Digital quantum computing promises to offer computational capabilities beyond the reach of classical systems, yet its capabilities are often challenged by scarce quantum resources. A critical bottleneck in this context is how to load classical or quantum data into quantum circuits efficiently. Approximate quantum loaders (AQLs) provide a viable solution to this problem by balancing fidelity and circuit complexity. However, most existing AQL methods are either heuristic or provide guarantees only for specific input types, and a general theoretical framework is still lacking. To address this gap, here we reformulate most AQL methods into a unified framework and establish information-theoretic bounds on their approximation error. Our analysis reveals that the achievable infidelity between the prepared state and target state scales linearly with the total entanglement entropy across subsystems when the loading circuit is applied to the target state.
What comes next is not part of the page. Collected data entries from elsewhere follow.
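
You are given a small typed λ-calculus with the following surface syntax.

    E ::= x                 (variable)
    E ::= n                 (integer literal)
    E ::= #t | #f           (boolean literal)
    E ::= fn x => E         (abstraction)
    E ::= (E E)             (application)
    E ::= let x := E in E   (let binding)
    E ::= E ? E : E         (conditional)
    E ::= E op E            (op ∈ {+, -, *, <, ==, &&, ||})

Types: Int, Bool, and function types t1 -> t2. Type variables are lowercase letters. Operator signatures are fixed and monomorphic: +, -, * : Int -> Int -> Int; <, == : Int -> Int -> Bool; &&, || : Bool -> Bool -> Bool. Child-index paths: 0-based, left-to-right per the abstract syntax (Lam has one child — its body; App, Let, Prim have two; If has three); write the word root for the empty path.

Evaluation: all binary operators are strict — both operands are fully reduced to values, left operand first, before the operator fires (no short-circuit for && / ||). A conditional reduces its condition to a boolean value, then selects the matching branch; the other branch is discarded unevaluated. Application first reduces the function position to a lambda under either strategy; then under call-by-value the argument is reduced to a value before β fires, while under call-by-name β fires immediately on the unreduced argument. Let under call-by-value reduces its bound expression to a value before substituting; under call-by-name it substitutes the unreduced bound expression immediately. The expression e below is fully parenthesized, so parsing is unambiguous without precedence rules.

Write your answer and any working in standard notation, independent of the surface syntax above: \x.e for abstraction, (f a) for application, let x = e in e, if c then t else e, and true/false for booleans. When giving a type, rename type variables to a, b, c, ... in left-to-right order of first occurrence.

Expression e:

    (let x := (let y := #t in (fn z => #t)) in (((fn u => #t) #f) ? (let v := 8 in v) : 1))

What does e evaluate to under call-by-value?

Trace:
step 0: (let x = (let y = true in (\z.true)) in (if ((\u.true) false) then (let v = 8 in v) else 1))
step 1: [let@0] (let x = (\z.true) in (if ((\u.true) false) then (let v = 8 in v) else 1))
step 2: [let@root] (if ((\u.true) false) then (let v = 8 in v) else 1)
step 3: [beta@0] (if true then (let v = 8 in v) else 1)
step 4: [if@root] (let v = 8 in v)
step 5: [let@root] 8

Answer: 8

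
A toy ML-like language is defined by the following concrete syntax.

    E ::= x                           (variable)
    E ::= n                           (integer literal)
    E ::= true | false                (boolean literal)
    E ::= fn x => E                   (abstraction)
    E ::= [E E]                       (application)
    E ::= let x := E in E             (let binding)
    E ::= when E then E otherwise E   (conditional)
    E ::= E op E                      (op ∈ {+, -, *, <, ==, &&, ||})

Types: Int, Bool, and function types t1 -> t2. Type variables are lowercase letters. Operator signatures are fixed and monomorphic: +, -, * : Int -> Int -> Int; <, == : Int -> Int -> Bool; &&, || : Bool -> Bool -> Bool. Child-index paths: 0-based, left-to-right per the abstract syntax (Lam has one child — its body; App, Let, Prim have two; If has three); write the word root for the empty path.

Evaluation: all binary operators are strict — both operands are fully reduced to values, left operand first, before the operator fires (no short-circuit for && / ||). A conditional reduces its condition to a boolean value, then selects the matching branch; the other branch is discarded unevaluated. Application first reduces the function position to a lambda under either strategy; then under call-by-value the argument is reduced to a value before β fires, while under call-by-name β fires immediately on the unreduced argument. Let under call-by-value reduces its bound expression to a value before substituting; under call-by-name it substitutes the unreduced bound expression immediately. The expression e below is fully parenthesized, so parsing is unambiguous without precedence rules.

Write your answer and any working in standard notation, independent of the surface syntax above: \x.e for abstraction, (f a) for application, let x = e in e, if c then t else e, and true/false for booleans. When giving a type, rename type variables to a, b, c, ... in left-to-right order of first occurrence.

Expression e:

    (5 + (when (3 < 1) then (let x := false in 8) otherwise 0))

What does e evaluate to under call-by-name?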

In light of this, we develop AQER, a scalable AQL method that constructs the loading circuit by systematically reducing entanglement in target states. We conduct systematic experiments to evaluate the effectiveness of AQER, using synthetic datasets, classical image and language datasets, and a quantum many-body state datasets with up to 50 qubits. The results show that AQER consistently outperforms existing methods in both accuracy and gate efficiency. Our work paves the way for scalable quantum data processing and real-world quantum computing applications.